I may not have won any prize money for facing up to these challenges, but I have realized a few things that will probably go a longer way than any amount of riches.

First, what doesn’t kill you does indeed make you strong. My mom learned her mothering techniques from her mother, and they are the strongest women I know. I don’t know if I’m as strong as they are, but I do know that if I have to do something difficult, all I have to do is imagine my mom saying “DO IT” – and I take a deep breath and go for it.

Second, my mom’s love may be tough at times, but it is real. If she is hard on me it’s only because she loves me and believes in me. I’m sure this is true for all mothers. So the next time your mom pushes you, don’t fight her, because chances are she is pushing you in the right direction.

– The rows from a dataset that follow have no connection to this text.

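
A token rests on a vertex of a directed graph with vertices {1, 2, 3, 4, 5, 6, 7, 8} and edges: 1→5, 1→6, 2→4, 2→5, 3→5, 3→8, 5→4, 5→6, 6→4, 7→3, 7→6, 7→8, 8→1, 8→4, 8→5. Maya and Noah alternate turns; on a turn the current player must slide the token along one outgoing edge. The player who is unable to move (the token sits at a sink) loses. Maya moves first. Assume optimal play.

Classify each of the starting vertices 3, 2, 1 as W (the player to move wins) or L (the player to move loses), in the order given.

3: L, 2: W, 1: L

Label each position W (a win for the player to move) or L (a loss). A position with no legal move is L; any other position is W exactly when some move reaches an L, and L when every move reaches a W.
Every edge goes from a vertex to one that appears earlier in the order 4, 6, 5, 1, 8, 3, 2, 7, so processing vertices in that order labels each vertex after all of its successors.
4: no outgoing edge → L
6: reaches L-position 4 → W
5: reaches L-position 4 → W
1: only reaches 5(W), 6(W), all W → L
8: reaches L-position 1 → W
3: only reaches 8(W), 5(W), all W → L
2: reaches L-position 4 → W
7: reaches L-position 3 → W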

Third, I’ve learned that all things eventually come full circle. Mom cut her hand while working in the garden the other day, and she asked me to help her clean it up. I went for the no-sting antiseptic – yes, this is what we use now. It lives in the medicine cabinet right beside the bottle of alcohol. Although she hardly uses alcohol anymore, I guess Mom thinks her household wouldn’t be complete without it.

I couldn’t resist saying, “I’ll get the alcohol.”

Mom said, “No! This….isn’t a wound for alcohol.”

I raised an eyebrow. “What exactly is the kind of wound for alcohol?”

She smirked. “Your wounds.”

Today we’re changing her dressings, and I say to her, “You know, if I were really evil, I’d have replaced this no-sting stuff with alcohol.”

“You wouldn’t,” she says, pretending to be horrified. She’s right, I wouldn’t, no matter how sweet the revenge would be.

Then I start grinning. At least I can enjoy the idea for a while.